While Najaf in Iraq has a special significance for Shias, it is Qom in Iran which has been the traditional seat of Shia learning. Ayatollah Khomeini’s doctrine of Vilayat-e-Faqih, which propelled the Iranian revolution of 1979 and established the clerical order, has ruled the country ever since and Iran has aspired for not just the leadership of Shia Islam, but of the entire ummah itself.

Thus, despite occasional attempts in Riyadh and Tehran at bridging the gap between the two countries, the chasm between them has remained deep. Indeed, the Saudis joined hands with Israel to vehemently oppose the Iran nuclear deal and they were at the forefront of approving former US President Donald Trump’s disavowal of it. That is one indicator of the attitudinal change which the rapprochement now being midwifed by China represents.

There is little doubt that Saudi Crown Prince Mohammed bin Salman’s (MBS) relations with the Joe Biden administration have been anything but warm. As the candidate, Biden had taken a strident position against MBS in the matter relating to the killing of Saudi journalist Jamal Khashoggi at the Saudi Consulate in Istanbul in 2018. As President, Biden had released the findings of US intelligence on this matter but he later tempered his approach to visit Saudi Arabia last summer. MBS, who is the real ruler of the Kingdom, received him correctly in protocol terms but went far beyond conventional protocol during the state visit of Chinese President Xi in December last year. That was a demonstrative endeavour at courting China.

Wang visited Tehran in 2021 and both countries agreed that China would make massive economic investments in Iran over the next 20 years. Iranian President Ebrahim Raisi visited Beijing in mid-February this year. A Chinese readout stated that Xi told Raisi, “China always develops relations with Iran from a strategic perspective and no matter how the regional and international situation changes, China will remain steadfast in developing friendly cooperation with Iran and advancing China-Iran comprehensive strategic partnership.” These words stand in sharp contrast to the US and its allies still struggling to overcome Trump’s revocation of the Iran nuclear deal.
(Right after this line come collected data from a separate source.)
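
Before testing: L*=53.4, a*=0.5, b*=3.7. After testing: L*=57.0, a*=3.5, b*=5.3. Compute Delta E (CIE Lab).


dL = 57.0 - 53.4 = 3.6
da = 3.5 - 0.5 = 3.0
db = 5.3 - 3.7 = 1.6
dE = sqrt((3.6)^2 + (3.0)^2 + (1.6)^2) = 4.95


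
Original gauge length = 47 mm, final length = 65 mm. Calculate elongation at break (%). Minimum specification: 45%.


Elongation = 38.3%
Meets spec: No


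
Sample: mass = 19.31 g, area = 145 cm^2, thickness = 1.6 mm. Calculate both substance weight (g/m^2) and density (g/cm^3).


Substance weight = 1331.7 g/m^2
Density = 0.832 g/cm^3


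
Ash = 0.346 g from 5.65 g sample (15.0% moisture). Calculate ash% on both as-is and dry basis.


As-is ash% = 0.346 / 5.65 x 100 = 6.12%
Dry mass = 5.65 x (100 - 15.0) / 100 = 4.8025 g
Dry-basis ash% = 0.346 / 4.8025 x 100 = 7.20%


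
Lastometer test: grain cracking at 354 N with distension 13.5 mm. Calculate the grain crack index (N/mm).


26.2 N/mm

Grain crack index = force / distension
Index = 354 / 13.5 = 26.2 N/mm


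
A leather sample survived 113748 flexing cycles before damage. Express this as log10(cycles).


5.06


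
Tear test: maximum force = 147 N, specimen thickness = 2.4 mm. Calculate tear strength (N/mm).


61.3 N/mm

Tear strength = force / thickness
Tear = 147 / 2.4 = 61.3 N/mm


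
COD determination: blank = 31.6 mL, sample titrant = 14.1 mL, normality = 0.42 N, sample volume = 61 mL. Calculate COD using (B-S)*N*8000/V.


COD = (31.6 - 14.1) x 0.42 x 8000 / 61
COD = 17.5 x 0.42 x 8000 / 61
COD = 963.9 mg/L


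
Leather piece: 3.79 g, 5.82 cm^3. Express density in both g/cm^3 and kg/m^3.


0.651 g/cm^3
651 kg/m^3


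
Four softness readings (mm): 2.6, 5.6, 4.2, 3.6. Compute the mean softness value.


Sum = 2.6 + 5.6 + 4.2 + 3.6
Mean = 16.0 / 4 = 4.00 mm


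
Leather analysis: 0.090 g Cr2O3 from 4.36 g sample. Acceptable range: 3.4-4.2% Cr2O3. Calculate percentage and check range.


Cr2O3 = 2.06%
Within range: No

Cr2O3% = 0.090 / 4.36 x 100 = 2.06%
Acceptable range: 3.4 to 4.2%
Within range: No


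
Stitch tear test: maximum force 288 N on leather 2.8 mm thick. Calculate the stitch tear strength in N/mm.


102.9 N/mm

Stitch tear strength = force / thickness
STS = 288 / 2.8 = 102.9 N/mm


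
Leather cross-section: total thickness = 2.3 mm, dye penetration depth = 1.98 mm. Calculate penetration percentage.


Penetration% = 1.98 / 2.3 x 100
Penetration = 86.1%


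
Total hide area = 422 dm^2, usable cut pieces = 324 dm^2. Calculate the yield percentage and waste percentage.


Yield = 76.8%
Waste = 23.2%


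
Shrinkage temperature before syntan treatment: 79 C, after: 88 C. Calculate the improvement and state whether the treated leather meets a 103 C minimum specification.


Improvement = 88 - 79 = 9 C
Spec check: 88 C >= 103 C? No


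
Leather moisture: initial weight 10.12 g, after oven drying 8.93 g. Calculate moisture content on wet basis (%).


Moisture = 10.12 - 8.93 = 1.19 g
MC = 1.19 / 10.12 x 100 = 11.8%


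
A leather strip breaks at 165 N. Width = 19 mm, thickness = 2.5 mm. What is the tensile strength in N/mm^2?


3.47 N/mm^2

Cross-sectional area = 19 x 2.5 = 47.5 mm^2
Tensile strength = 165 / 47.5 = 3.47 N/mm^2


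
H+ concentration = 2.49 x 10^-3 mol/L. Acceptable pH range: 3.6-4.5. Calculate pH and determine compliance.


pH = -log10(2.49 x 10^-3) = 2.60
Range: 3.6 to 4.5
Compliant: No


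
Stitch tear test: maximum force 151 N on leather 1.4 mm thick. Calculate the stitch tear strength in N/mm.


Stitch tear strength = force / thickness
STS = 151 / 1.4 = 107.9 N/mm


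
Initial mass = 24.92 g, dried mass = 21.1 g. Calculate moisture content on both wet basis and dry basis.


Wet basis = 15.3%
Dry basis = 18.1%


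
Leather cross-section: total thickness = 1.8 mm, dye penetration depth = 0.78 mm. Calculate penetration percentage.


43.3%

Penetration% = 0.78 / 1.8 x 100
Penetration = 43.3%


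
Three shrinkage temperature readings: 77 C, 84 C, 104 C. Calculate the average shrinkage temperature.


88.3 C


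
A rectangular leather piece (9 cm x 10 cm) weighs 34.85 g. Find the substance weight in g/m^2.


3872.2 g/m^2

Area = 9 x 10 = 90 cm^2
SW = 34.85 / 90 x 10000 = 3872.2 g/m^2


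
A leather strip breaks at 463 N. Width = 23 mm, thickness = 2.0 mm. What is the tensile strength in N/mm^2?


10.07 N/mm^2

Cross-sectional area = 23 x 2.0 = 46.0 mm^2
Tensile strength = 463 / 46.0 = 10.07 N/mm^2


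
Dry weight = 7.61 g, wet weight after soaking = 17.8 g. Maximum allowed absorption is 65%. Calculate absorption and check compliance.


WA = (17.8 - 7.61) / 7.61 x 100 = 133.9%
Maximum allowed: 65%
Compliant: No


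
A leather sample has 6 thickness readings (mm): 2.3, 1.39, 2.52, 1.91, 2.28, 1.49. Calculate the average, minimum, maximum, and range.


Sum = 11.89
Average = 11.89 / 6 = 1.98 mm
Minimum = 1.39 mm
Maximum = 2.52 mm
Range = 2.52 - 1.39 = 1.13 mm


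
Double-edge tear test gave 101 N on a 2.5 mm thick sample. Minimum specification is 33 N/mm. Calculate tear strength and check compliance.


Tear strength = 40.4 N/mm
Compliant: Yes

Tear strength = 101 / 2.5 = 40.4 N/mm
Required minimum = 33 N/mm
Compliant: Yes


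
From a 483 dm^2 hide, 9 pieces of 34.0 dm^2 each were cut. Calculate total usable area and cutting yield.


Usable area = 306.0 dm^2
Yield = 63.4%

Total usable = 9 x 34.0 = 306.0 dm^2
Yield = 306.0 / 483 x 100 = 63.4%


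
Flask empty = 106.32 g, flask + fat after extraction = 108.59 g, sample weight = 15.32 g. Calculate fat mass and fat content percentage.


Fat mass = 2.27 g
Fat content = 14.8%

Fat mass = 108.59 - 106.32 = 2.27 g
Fat% = 2.27 / 15.32 x 100 = 14.8%


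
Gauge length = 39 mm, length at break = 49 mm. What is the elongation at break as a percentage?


Extension = 49 - 39 = 10 mm
Elongation = 10 / 39 x 100 = 25.6%


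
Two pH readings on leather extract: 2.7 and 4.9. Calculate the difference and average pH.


Difference = |2.7 - 4.9| = 2.2
Average = (2.7 + 4.9) / 2 = 3.80


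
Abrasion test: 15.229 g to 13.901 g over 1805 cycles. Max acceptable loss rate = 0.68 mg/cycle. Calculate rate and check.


Loss = 15.229 - 13.901 = 1.328 g
Rate = 1.328 g / 1805 cycles x 1000 = 0.736 mg/cycle
Max = 0.68 mg/cycle
Passes: No


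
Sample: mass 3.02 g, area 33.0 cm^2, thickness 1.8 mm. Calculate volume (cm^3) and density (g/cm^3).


Volume = 5.940 cm^3
Density = 0.508 g/cm^3

Thickness in cm = 1.8 / 10 = 0.18 cm
Volume = 33.0 x 0.18 = 5.940 cm^3
Density = 3.02 / 5.940 = 0.508 g/cm^3


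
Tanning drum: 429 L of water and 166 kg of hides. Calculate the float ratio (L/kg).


Float ratio = water / hide weight
Ratio = 429 / 166 = 2.6


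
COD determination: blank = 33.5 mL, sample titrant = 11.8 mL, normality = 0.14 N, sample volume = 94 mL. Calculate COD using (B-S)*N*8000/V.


258.6 mg/L

COD = (33.5 - 11.8) x 0.14 x 8000 / 94
COD = 21.7 x 0.14 x 8000 / 94
COD = 258.6 mg/L


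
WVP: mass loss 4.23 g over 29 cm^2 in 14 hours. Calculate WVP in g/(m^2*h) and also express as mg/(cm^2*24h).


WVP = 4.23 / (29 x 14) x 10000 = 104.19 g/(m^2*h)
Mass loss in mg = 4.23 x 1000 = 4230 mg
Per cm^2 per 24h in mg: 4230 x 24 / (29 x 14) = 101520 / 406 = 250.05 mg/(cm^2*24h)


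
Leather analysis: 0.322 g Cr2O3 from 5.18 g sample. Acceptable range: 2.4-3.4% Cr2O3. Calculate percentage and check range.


Cr2O3 = 6.22%
Within range: No

Cr2O3% = 0.322 / 5.18 x 100 = 6.22%
Acceptable range: 2.4 to 3.4%
Within range: No


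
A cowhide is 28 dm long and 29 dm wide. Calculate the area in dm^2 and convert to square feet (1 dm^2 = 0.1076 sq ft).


812 dm^2
87.37 sq ft


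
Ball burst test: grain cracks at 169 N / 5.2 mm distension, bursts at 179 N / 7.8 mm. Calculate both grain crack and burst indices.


Crack index = 169 / 5.2 = 32.5 N/mm
Burst index = 179 / 7.8 = 22.9 N/mm


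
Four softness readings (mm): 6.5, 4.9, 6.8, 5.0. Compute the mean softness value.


5.80 mm

Sum = 6.5 + 4.9 + 6.8 + 5.0
Mean = 23.2 / 4 = 5.80 mm


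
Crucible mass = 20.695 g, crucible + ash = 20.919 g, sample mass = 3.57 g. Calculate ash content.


Ash mass = 0.224 g
Ash content = 6.27%


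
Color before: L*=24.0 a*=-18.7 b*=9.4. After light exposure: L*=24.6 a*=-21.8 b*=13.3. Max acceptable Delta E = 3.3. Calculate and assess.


dL = 0.6, da = -3.1, db = 3.9
dE = sqrt((0.6)^2 + (-3.1)^2 + (3.9)^2) = 5.02
Max = 3.3
Passes: No


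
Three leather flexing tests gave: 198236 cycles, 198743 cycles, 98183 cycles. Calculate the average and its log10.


Average = 165054 cycles
log10 = 5.22

Average = (198236 + 198743 + 98183) / 3 = 165054 cycles
log10(165054) = 5.22


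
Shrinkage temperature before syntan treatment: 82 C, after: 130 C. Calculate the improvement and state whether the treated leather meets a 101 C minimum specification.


Improvement = 130 - 82 = 48 C
Spec check: 130 C >= 101 C? Yes


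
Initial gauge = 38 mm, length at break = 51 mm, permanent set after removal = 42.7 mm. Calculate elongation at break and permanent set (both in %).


Elongation at break = 34.2%
Permanent set = 12.4%

Elongation at break = (51 - 38) / 38 x 100 = 34.2%
Permanent set = (42.7 - 38) / 38 x 100 = 12.4%


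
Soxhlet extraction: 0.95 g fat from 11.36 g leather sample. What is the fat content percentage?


Fat content = 0.95 / 11.36 x 100
Fat = 8.4%


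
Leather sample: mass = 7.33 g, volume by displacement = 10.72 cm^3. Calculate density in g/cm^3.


Density = mass / volume
Density = 7.33 / 10.72 = 0.684 g/cm^3


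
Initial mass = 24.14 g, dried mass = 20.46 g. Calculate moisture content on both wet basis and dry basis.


Moisture lost = 24.14 - 20.46 = 3.68 g
Wet basis MC = 3.68 / 24.14 x 100 = 15.2%
Dry basis MC = 3.68 / 20.46 x 100 = 18.0%


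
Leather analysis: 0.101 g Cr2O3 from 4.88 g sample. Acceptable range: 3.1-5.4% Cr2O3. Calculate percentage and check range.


Cr2O3% = 0.101 / 4.88 x 100 = 2.07%
Acceptable range: 3.1 to 5.4%
Within range: No


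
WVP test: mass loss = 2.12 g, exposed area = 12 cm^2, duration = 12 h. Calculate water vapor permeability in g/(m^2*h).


WVP = mass_loss / (area x time) x 10000
WVP = 2.12 / (12 x 12) x 10000
WVP = 2.12 / 144 x 10000 = 147.22 g/(m^2*h)


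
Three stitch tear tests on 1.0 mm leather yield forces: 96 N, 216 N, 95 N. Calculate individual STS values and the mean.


STS1 = 96.0 N/mm
STS2 = 216.0 N/mm
STS3 = 95.0 N/mm
Mean = 135.7 N/mm

STS1 = 96 / 1.0 = 96.0 N/mm
STS2 = 216 / 1.0 = 216.0 N/mm
STS3 = 95 / 1.0 = 95.0 N/mm
Mean = (96.0 + 216.0 + 95.0) / 3 = 135.7 N/mm


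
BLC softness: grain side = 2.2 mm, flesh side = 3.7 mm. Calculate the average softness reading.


2.95 mm

Average = (2.2 + 3.7) / 2
Average = 2.95 mm


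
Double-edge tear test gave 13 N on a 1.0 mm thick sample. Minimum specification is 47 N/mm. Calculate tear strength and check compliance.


Tear strength = 13.0 N/mm
Compliant: No


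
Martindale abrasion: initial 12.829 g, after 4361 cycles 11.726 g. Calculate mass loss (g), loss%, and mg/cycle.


Loss = 12.829 - 11.726 = 1.103 g
Loss% = 1.103 / 12.829 x 100 = 8.60%
Rate = 1.103 / 4361 x 1000 = 0.253 mg/cycle


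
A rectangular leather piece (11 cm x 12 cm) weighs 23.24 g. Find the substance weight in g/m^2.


Area = 11 x 12 = 132 cm^2
SW = 23.24 / 132 x 10000 = 1760.6 g/m^2


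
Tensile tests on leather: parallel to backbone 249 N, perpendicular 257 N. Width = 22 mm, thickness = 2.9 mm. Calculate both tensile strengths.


Parallel = 3.90 N/mm^2
Perpendicular = 4.03 N/mm^2

Area = 22 x 2.9 = 63.8 mm^2
TS (parallel) = 249 / 63.8 = 3.90 N/mm^2
TS (perpendicular) = 257 / 63.8 = 4.03 N/mm^2


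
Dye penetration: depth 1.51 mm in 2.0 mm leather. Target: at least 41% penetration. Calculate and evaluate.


Penetration = 75.5%
Meets target: Yes

Penetration = 1.51 / 2.0 x 100 = 75.5%
Target: 41%
Meets target: Yes


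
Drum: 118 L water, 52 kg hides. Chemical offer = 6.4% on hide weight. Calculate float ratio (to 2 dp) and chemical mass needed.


Float ratio = 118 / 52 = 2.27
Chemical = 52 x 6.4 / 100 = 3.328 kg


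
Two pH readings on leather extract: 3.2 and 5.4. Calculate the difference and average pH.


Difference = |3.2 - 5.4| = 2.2
Average = (3.2 + 5.4) / 2 = 4.30


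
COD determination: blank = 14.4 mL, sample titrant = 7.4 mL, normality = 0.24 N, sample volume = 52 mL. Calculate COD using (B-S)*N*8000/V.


258.5 mg/L


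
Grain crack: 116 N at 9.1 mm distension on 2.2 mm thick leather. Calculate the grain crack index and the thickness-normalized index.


Crack index = 116 / 9.1 = 12.7 N/mm
Normalized = 12.7 / 2.2 = 5.8 N/mm per mm


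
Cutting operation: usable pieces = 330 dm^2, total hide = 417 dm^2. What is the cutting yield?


79.1%


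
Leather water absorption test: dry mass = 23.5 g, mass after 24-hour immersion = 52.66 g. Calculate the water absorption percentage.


Water absorbed = 52.66 - 23.5 = 29.16 g
WA% = 29.16 / 23.5 x 100 = 124.1%


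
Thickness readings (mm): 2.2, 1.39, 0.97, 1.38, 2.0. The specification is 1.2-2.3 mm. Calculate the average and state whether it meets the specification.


Average = 1.59 mm
Within specification: Yes


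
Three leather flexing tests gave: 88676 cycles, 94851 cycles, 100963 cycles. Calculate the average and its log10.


Average = 94830 cycles
log10 = 4.98


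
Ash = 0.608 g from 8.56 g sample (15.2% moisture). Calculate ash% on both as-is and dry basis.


As-is ash% = 0.608 / 8.56 x 100 = 7.10%
Dry mass = 8.56 x (100 - 15.2) / 100 = 7.25888 g
Dry-basis ash% = 0.608 / 7.25888 x 100 = 8.38%


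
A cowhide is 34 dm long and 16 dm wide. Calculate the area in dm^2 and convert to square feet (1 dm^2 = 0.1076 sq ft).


Area = 34 x 16 = 544 dm^2
Conversion: 544 x 0.1076 = 58.53 sq ft


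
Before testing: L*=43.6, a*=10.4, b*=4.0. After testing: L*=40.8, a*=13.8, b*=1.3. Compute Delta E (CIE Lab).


Delta E = 5.17


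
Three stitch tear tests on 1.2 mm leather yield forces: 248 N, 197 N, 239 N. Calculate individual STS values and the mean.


STS1 = 206.7 N/mm
STS2 = 164.2 N/mm
STS3 = 199.2 N/mm
Mean = 190.0 N/mm

STS1 = 248 / 1.2 = 206.7 N/mm
STS2 = 197 / 1.2 = 164.2 N/mm
STS3 = 239 / 1.2 = 199.2 N/mm
Mean = (206.7 + 164.2 + 199.2) / 3 = 190.0 N/mm


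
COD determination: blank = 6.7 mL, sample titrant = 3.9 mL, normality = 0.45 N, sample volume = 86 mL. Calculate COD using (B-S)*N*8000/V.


117.2 mg/L

COD = (6.7 - 3.9) x 0.45 x 8000 / 86
COD = 2.8 x 0.45 x 8000 / 86
COD = 117.2 mg/L


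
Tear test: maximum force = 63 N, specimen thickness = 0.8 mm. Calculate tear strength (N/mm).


Tear strength = force / thickness
Tear = 63 / 0.8 = 78.8 N/mm


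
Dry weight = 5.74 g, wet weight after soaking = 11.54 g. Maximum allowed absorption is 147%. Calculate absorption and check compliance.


WA = (11.54 - 5.74) / 5.74 x 100 = 101.0%
Maximum allowed: 147%
Compliant: Yes


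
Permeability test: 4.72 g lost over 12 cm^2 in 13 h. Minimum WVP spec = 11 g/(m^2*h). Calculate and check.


WVP = 4.72 / (12 x 13) x 10000 = 302.56 g/(m^2*h)
Minimum: 11 g/(m^2*h)
Meets spec: Yes


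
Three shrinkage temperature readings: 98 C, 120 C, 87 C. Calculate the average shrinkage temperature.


101.7 C


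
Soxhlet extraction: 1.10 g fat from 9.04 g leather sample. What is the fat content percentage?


Fat content = 1.10 / 9.04 x 100
Fat = 12.2%


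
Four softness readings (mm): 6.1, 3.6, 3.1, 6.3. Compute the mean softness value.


Sum = 6.1 + 3.6 + 3.1 + 6.3
Mean = 19.1 / 4 = 4.78 mm


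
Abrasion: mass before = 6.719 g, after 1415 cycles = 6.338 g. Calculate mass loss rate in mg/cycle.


0.269 mg/cycle


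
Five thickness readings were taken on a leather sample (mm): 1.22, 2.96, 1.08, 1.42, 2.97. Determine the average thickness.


1.93 mm

Sum = 1.22 + 2.96 + 1.08 + 1.42 + 2.97 = 9.65
Average = 9.65 / 5 = 1.93 mm


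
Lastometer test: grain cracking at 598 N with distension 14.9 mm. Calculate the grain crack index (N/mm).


Grain crack index = force / distension
Index = 598 / 14.9 = 40.1 N/mm


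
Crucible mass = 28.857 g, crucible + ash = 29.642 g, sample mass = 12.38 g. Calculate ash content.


Ash mass = 29.642 - 28.857 = 0.785 g
Ash% = 0.785 / 12.38 x 100 = 6.34%


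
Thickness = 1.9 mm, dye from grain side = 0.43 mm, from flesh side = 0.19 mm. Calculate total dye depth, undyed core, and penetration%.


Total dyed = 0.62 mm
Undyed core = 1.28 mm
Penetration = 32.6%


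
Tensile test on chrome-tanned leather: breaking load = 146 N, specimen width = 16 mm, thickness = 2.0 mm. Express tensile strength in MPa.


Cross-section = 16 x 2.0 = 32.0 mm^2
TS = 146 / 32.0 = 4.56 MPa
(1 N/mm^2 = 1 MPa)


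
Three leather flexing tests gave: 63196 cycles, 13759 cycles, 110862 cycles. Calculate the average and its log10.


Average = 62606 cycles
log10 = 4.80

Average = (63196 + 13759 + 110862) / 3 = 62606 cycles
log10(62606) = 4.80


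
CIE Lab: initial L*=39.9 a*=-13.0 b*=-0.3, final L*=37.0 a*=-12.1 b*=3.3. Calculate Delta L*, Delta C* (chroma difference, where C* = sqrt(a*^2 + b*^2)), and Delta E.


Delta L* = -2.9
Delta C* = -0.46
Delta E = 4.71

Delta L* = 37.0 - 39.9 = -2.9
C1* = sqrt((-13.0)^2 + (-0.3)^2) = 13.003
C2* = sqrt((-12.1)^2 + (3.3)^2) = 12.542
Delta C* = 12.542 - 13.003 = -0.46
Delta E = sqrt((-2.9)^2 + (0.9)^2 + (3.6)^2) = 4.71


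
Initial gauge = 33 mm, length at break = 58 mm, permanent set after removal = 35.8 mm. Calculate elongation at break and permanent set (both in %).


Elongation at break = 75.8%
Permanent set = 8.5%

Elongation at break = (58 - 33) / 33 x 100 = 75.8%
Permanent set = (35.8 - 33) / 33 x 100 = 8.5%


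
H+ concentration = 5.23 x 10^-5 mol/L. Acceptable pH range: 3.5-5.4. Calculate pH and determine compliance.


pH = -log10(5.23 x 10^-5) = 4.28
Range: 3.5 to 5.4
Compliant: Yes


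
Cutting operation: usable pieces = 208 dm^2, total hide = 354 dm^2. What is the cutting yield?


58.8%


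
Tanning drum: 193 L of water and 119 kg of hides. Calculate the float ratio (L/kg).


Float ratio = water / hide weight
Ratio = 193 / 119 = 1.6


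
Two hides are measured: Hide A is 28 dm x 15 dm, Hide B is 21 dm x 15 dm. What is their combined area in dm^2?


Hide A area = 28 x 15 = 420 dm^2
Hide B area = 21 x 15 = 315 dm^2
Total = 420 + 315 = 735 dm^2


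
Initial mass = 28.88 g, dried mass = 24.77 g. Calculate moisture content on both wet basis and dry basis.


Moisture lost = 28.88 - 24.77 = 4.11 g
Wet basis MC = 4.11 / 28.88 x 100 = 14.2%
Dry basis MC = 4.11 / 24.77 x 100 = 16.6%


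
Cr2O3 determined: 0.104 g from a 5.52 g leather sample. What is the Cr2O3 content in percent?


Cr2O3% = 0.104 / 5.52 x 100
Cr2O3% = 1.88%


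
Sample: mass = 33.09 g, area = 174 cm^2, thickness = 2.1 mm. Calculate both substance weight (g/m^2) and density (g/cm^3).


Substance weight = 1901.7 g/m^2
Density = 0.906 g/cm^3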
Significantly, the Chinese are trying to dispel the notion that they are attempting to fill the “so-called vacuum or set up exclusive blocs.” However, there is a valid assessment that while West Asia remains strategically important for the US, its salience in that country’s foreign policy calculus has diminished ever since it became self-sufficient in energy. The West Asian nations are not unaware of this development and contrast this with the continuing Chinese dependence on West Asian hydrocarbons. Thus, many are obviously viewing it as the waxing power while the US is waning.

An interesting aspect of the dramatic Chinese foray is how the I2U2 grouping would react to this development. This is especially because of the close ties between Saudi Arabia and the UAE and also between MBS and UAE President and Abu Dhabi ruler Mohammed bin Zayed (MBZ). Is it that even while joining I2U2, MBZ, the shrewd player that he is, was encouraging MBS to open up with Iran and get the Chinese more deeply involved in the affairs of West Asia?

Indian policymakers will have to carefully assess the developments because prima facie, this development raises questions about the Indian decision to shed its traditional policy of pursuing strict neutrality and going for bilateralism in West Asia. Some Indian scholars have long advocated that India should act as a bridge between the contending states of West Asia. They feel that India could have attempted what China has done. This was simply not possible because of the overall orientation of the Indian foreign policy during the Modi years. Also, because the objective reality is that the global statuses of India and China are different today.

A last word: the Chinese move would cause consternation in Washington. It will bear watching how the US will respond. And that goes for its ally Israel, too.